The boat left with all of my mother's sisters and parents. They have yet to return home.
While my mother was still at the hospital, the baby was getting sick. "The baby had diarrhea," my father said. A few days after my mother arrived home, the baby died. "The baby was waiting for her mother to come home before she left, forever" added my father. A few days before the baby died, someone came by the house and told my father that my mother was ready to return home. He borrowed a bicycle from the Angkar (KR referred to as The Organization), left the sick baby at home alone, and went to pick her up. When I asked my father what baby looked like, he jokingly said "she was exceptionally beautiful, with white smooth skin, and even much more beautiful than your sister" who sat next to him and my mother during our talk.
The baby was not the only sibling of mine who died during the war. Three others, two boys and a girl, within those three years, eight months, and twenty days, joined my family only to be stolen by diseases all too common during the KR regime. Around the first week of April there is a traditional event called "Qingming," a "Tomb-Sweeping Day" or "Ancestors' Day," and I asked if my parents remembered where my sister and other siblings were buried, so that we can transfer the merits to them, but they could not locate the place.
Immediately after the war ended in January 1979, my father was free to unwrap the cloak of lies that protected him and my mother for almost four years. He became a principal of a junior high school in the village. Everyone said to my father, "You are a nail-hidden cat." My father has since helped many older children in the village and those nearby, to get education. These children were old enough to be listed to join the K-5 Plan, a plan that began in 1984 until 1989, to seal the Cambodia-Thai border to prevent the return of KR by clearing forest, wiring fences, laying mines and other means. He took these children to stay in school. Growing up, I remember many of his students came to visit him with bags of nice rice and other produce to thank him.

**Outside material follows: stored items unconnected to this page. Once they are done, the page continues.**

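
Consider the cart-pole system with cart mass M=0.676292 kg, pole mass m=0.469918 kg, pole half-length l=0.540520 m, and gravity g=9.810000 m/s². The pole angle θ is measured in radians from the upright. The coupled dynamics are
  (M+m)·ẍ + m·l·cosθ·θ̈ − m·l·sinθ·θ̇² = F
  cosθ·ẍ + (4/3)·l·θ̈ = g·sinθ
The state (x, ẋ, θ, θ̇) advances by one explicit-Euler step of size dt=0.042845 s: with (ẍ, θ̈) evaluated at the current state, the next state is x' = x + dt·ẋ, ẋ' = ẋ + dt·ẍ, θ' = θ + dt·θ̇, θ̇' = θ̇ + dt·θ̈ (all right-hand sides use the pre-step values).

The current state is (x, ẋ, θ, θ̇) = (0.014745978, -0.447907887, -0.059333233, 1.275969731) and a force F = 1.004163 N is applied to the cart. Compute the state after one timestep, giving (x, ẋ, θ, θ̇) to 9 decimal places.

(-0.004444635, -0.384083187, -0.004664310, 1.152982502)

sinθ=-0.059298426, cosθ=0.998240300
temp = (F + m·l·θ̇²·sinθ)/(M+m) = (1.004163 + -0.024522106)/1.146210 = 0.854678370
θ̈ = (g·sinθ − cosθ·temp)/(l·(4/3 − m·cos²θ/(M+m))) = -2.870515327
ẍ = temp − m·l·θ̈·cosθ/(M+m) = 1.489665064
Euler: x'=0.014745978+0.042845·-0.447907887=-0.004444635, ẋ'=-0.447907887+0.042845·1.489665064=-0.384083187
       θ'=-0.059333233+0.042845·1.275969731=-0.004664310, θ̇'=1.275969731+0.042845·-2.870515327=1.152982502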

My parents currently have three children, two sons and a daughter--all of us were born after the war ended. This year, my mother reaches 72 and father 74 years of age. They said Puk-Russei village gave them a life. They will forever call it home. I grew up there till I finished my high school before moving to Phnom Penh for my college, and later to Lubbock's Texas Tech University for my graduate school.
From time to time when we meet, my parents, especially my father talks about that dream and how fortunate they were to survive. Most of their family and friends were not as fortunate. While my parents suffered the pain and sorrow of losing their children, they have shown my brother, sister, and I, the importance of faith and family, and hope.
Until now, both of them still believe in dreams. Last year, we, three of us children, offered them their wish by having a "merit-transfer ceremony to the next lives and to the dead relatives" based on the dream that my father had that year.
Sothy Eng, Ph.D., is a Professor of Practice of Comparative and International Education at College of Education's Lehigh University in Bethlehem, PA.